# looking for plans for a steam radial engine



## rodue (Jul 29, 2021)

any one know where I could down load prints for steam engine


----------



## Richard Hed (Oct 29, 2021)

rodue said:


> any one know where I could down load prints for steam engine


Did you ever get a reply to your query?


----------



## Jasonb (Oct 30, 2021)

Don't know about (free) download but Myers do a nice one.

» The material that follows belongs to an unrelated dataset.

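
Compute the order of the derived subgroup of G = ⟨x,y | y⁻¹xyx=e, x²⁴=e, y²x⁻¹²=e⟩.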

						Steam Aircraft Engine Casting Kit
					

Steam Aircraft Engine Casting Kit



					www.myersengines.com
				




If you are just going to just  run on air then the Linley "Halo" might be found on the net, that's a 5cylinder. Could be altered for steam by changing the pipework to something that won't be affected by heat.


----------



## PMarkey (Oct 30, 2021)

Theirs E.T. Westbury's Cygnet Royal if you wanted plans and castings  Hemingways

Paul


----------



## methuselah1 (Oct 30, 2021)

The Cygnet is a well proven design. Why not do a double rox, six cylinder version? witha hex crankcase, the design is begging for it! Kirk at Hemingways is a nice chap, and he'll sell you extra castings if you ask... He might want some photos of the finished engine though!


----------



## rodue (Oct 31, 2021)

I want to thank every one for the information  now all I have to do is get to run


----------



## Layne Leinster (Nov 9, 2021)

Free CAD Designs, Files & 3D Models | The GrabCAD Community Library
					

The GrabCAD Library offers millions of free CAD designs, CAD files, and 3D models. Join the GrabCAD Community today to gain access and download!




					grabcad.com
				



也许你对这个引擎感兴趣


----------



## Layne Leinster (Nov 10, 2021)

Layne Leinster said:


> Free CAD Designs, Files & 3D Models | The GrabCAD Community Library
> 
> 
> The GrabCAD Library offers millions of free CAD designs, CAD files, and 3D models. Join the GrabCAD Community today to gain access and download!
> ...


Maybe you are interested in this engine


----------